Enhancing Modal Fusion by Alignment and Label Matching for Multimodal Emotion Recognition

Qifei Li,Yingming Gao,Yuhua Wen,Cong Wang,Ya Li
2024-08-18
Abstract:To address the limitation in multimodal emotion recognition (MER) performance arising from inter-modal information fusion, we propose a novel MER framework based on multitask learning where fusion occurs after alignment, called Foal-Net. The framework is designed to enhance the effectiveness of modality fusion and includes two auxiliary tasks: audio-video emotion alignment (AVEL) and cross-modal emotion label matching (MEM). First, AVEL achieves alignment of emotional information in audio-video representations through contrastive learning. Then, a modal fusion network integrates the aligned features. Meanwhile, MEM assesses whether the emotions of the current sample pair are the same, providing assistance for modal information fusion and guiding the model to focus more on emotional information. The experimental results conducted on IEMOCAP corpus show that Foal-Net outperforms the state-of-the-art methods and emotion alignment is necessary before modal fusion.
Sound,Artificial Intelligence
What problem does this paper attempt to address?

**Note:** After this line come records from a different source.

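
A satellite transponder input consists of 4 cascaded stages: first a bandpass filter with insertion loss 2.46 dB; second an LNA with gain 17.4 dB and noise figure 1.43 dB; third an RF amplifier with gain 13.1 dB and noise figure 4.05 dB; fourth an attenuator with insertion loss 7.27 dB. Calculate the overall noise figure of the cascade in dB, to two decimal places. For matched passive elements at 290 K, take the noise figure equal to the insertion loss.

3.99 dB

Convert to linear (a loss of L dB is a gain of −L dB): F_i = 10^(NF_i/10), G_i = 10^(G_i,dB/10)
  Stage 1: F_1 = 10^(2.46/10) = 1.762, G_1 = 10^(−2.46/10) = 0.5675
  Stage 2: F_2 = 10^(1.43/10) = 1.390, G_2 = 10^(17.4/10) = 54.95
  Stage 3: F_3 = 10^(4.05/10) = 2.541, G_3 = 10^(13.1/10) = 20.42
  Stage 4: F_4 = 10^(7.27/10) = 5.333, G_4 = 10^(−7.27/10) = 0.1875
Friis cascade:
  F = 1.762 + (1.390 − 1)/0.5675 + (2.541 − 1)/31.19 + (5.333 − 1)/636.8 = 2.505
NF = 10 log₁₀(2.505) = 3.99 dB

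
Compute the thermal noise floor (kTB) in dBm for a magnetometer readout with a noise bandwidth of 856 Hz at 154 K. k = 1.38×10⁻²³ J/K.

−147.4 dBm

P_n = kTB = 1.38×10⁻²³ × 154 × 8.56×10² = 1.82×10⁻¹⁸ W
In dBm: 10 log₁₀(1.82×10⁻¹⁸ / 10⁻³) = −147.4 dBm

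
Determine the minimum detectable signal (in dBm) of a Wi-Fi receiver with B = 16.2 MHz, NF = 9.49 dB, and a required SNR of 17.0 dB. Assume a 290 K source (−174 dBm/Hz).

Sensitivity = −174 + 10 log₁₀(B) + NF + SNR_min
= −174 + 72.1 + 9.49 + 17.0
= −75.41 dBm → −75.4 dBm

−75.4 dBm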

The paper aims to address the issue of modality fusion in Multimodal Emotion Recognition (MER). Specifically, the authors propose a new framework—Foal-Net, which is based on multi-task learning and enhances the effect of modality fusion through two auxiliary tasks: 1. **Audio-Video Emotion Alignment (AVEL)**: By using contrastive learning to align emotional information between audio and video representations, it increases the similarity between sample pairs with the same emotional category and decreases the similarity between sample pairs with different emotional categories. 2. **Cross-Modal Emotion Label Matching (MEM)**: A binary classification task is designed to determine whether the emotional labels of the current input sample pair are consistent, thereby promoting the fusion of modality information and guiding the model to focus more on emotional information. Experimental results show that Foal-Net outperforms existing state-of-the-art methods on the IEMOCAP dataset, demonstrating the importance of emotion alignment before modality fusion and the effectiveness of auxiliary tasks. Additionally, the paper verifies the superiority of CLIP embeddings in emotion recognition tasks.